Wu-Tang Clan – Enter the Wu-Tang (36 Chambers)

When Wu-Tang Clan released their debut album in 1993, the hip hop world was not expecting a masterpiece that would change the future of the genre itself. After West Coast hip hop’s musical domination with classic albums such as NWA’s ‘Straight Outta Compton’ and Dr Dre’s ‘The Chronic’ achieving critical and commercial success, the East Coast scene needed a breakthrough to re-establish itself, and arguably one album kick-started the East Coast Renaissance.

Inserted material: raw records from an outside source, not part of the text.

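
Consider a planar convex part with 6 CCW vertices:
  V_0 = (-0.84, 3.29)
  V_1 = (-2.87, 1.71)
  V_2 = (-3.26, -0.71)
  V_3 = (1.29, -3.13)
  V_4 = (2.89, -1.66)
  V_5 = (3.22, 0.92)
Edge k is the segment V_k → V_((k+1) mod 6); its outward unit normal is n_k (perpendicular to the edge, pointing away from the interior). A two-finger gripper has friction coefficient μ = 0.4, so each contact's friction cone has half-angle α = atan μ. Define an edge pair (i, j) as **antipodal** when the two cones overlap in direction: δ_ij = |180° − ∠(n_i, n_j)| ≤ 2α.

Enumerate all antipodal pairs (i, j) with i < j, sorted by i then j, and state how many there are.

α = atan 0.4 = 21.80°;  2α = 43.60°
n_0 = (-0.6142, +0.7891)
n_1 = (-0.9873, +0.1591)
n_2 = (-0.4696, -0.8829)
n_3 = (+0.6766, -0.7364)
n_4 = (+0.9919, -0.1269)
n_5 = (+0.5041, +0.8636)
  (0,1): δ = 137.05°  ·
  (0,2): δ = 65.90°  ·
  (0,3): δ = 4.68°  ✓
  (0,4): δ = 44.82°  ·
  (0,5): δ = 111.83°  ·
  (1,2): δ = 108.85°  ·
  (1,3): δ = 38.27°  ✓
  (1,4): δ = 1.87°  ✓
  (1,5): δ = 68.88°  ·
  (2,3): δ = 109.42°  ·
  (2,4): δ = 69.28°  ·
  (2,5): δ = 2.27°  ✓
  (3,4): δ = 139.86°  ·
  (3,5): δ = 72.85°  ·
  (4,5): δ = 112.99°  ·
antipodal pairs: 4

count = 4; pairs: (0,3), (1,3), (1,4), (2,5)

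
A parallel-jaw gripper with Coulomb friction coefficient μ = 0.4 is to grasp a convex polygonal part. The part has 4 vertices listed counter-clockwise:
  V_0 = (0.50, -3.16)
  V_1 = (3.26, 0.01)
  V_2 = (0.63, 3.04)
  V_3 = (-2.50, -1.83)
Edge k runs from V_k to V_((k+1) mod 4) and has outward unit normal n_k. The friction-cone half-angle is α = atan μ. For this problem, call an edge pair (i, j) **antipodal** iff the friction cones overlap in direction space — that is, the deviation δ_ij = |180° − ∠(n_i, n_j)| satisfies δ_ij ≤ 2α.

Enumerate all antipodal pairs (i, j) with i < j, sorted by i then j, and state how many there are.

count = 2; pairs: (0,2), (1,3)

α = atan 0.4 = 21.80°;  2α = 43.60°
n_0 = (+0.7542, -0.6566)
n_1 = (+0.7552, +0.6555)
n_2 = (-0.8412, +0.5407)
n_3 = (-0.4053, -0.9142)
  (0,1): δ = 98.00°  ·
  (0,2): δ = 8.32°  ✓
  (0,3): δ = 107.14°  ·
  (1,2): δ = 73.69°  ·
  (1,3): δ = 25.13°  ✓
  (2,3): δ = 81.18°  ·
antipodal pairs: 2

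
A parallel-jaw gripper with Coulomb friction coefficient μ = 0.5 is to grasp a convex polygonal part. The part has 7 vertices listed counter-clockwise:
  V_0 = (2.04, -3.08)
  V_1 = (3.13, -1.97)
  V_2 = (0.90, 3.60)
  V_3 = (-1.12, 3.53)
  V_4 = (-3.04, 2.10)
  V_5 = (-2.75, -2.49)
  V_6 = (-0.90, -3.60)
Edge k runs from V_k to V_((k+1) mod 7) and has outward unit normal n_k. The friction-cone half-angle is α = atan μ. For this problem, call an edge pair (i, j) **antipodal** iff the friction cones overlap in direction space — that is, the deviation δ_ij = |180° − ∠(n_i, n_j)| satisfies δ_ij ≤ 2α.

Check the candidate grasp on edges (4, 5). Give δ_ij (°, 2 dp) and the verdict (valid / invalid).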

Mainstream hip-hop at this point in the early 90’s was either largely jazz influenced (A Tribe Called Quest, De La Soul), Afrocentrically motivated (Public Enemy) or simply gangsta rap (NWA, Ice-T), yet Wu-Tang Clan offered something new. Their music shifted hip-hop’s emphasis away from melodic, synth-driven beats and valued the use of obscure, esoteric samples and punchy drums. RZA’s stripped down beats were unique and generally unheard of due to g-funk’s prominence, and his poor production equipment created a dirty album, offering a group with personality.

And Wu-Tang Clan have personality in heaps. Each member has talent, charisma and an individual style, from Ghostface Killah’s high-register battle-raps to Ol’ Dirty Bastard’s slurring, off-key singing, each member had not only established the group as an aggressively fun outfit but had created careers for themselves too. 36 Chambers may have been the landmark album for hip-hop as whole but it also led to other brilliant albums from internal members, such as Ghostface Killah’s ‘Supreme Clientele’, GZA’s ‘Liquid Swords’ and Raekwon’s ‘Only Built 4 Cuban Linx…’.

The albums lyrics are generally gritty, involving urbanity, martial arts films, swordplay, comic books, and the ever-popular marijuana with RZA’s gritty vocal production reflecting the lyrical content itself. At face value the humorous cartoon violence, cultural references, non-sequiturs and insults and brags may seem outlandish or extreme, but are in fact witty and clever, requiring concentration to fully understand (or Rap Genius for the lazy). Energy is exuded from each member and their desire for success manifests itself within the music – Wu-Tang Clan believe their own myths.

 But the songs aren’t all jokes and brags. The song ‘C.R.E.A.M.’ – an acronym for Cash Rules Everything Around Me – may at first sound like a traditional hip-hop track about money’s role in life, but in reality it considers why many turn to crime as a quick and easy way to gain riches. Furthermore, the song ‘Tearz’ discusses death as a result of poor decisions such as refusing to hand over money during a mugging or having unprotected sex and contracting AIDS. Although these deep lyrical ideas went against the conventions of the contemporary braggadocio-dominated gangsta rap scene, Wu-Tang inspired further excellent hip-hop artists including Nas, Notorious B.I.G., Jay-Z, Kanye West and producers like The Alchemist and Just Blaze.

Wu-Tang crafted an album with personality that they believed in and its effect on music can still be seen today. Deep, comical and individual lyrics changed the hip-hop scene and created the careers of the nine members on the album. Enter the Wu-Tang (36 Chambers) is still an exciting album to this day and forever will be. In the words of the RZA: “Wu-Tang Clan Ain’t Nuttin’ Ta Fuck Wit”.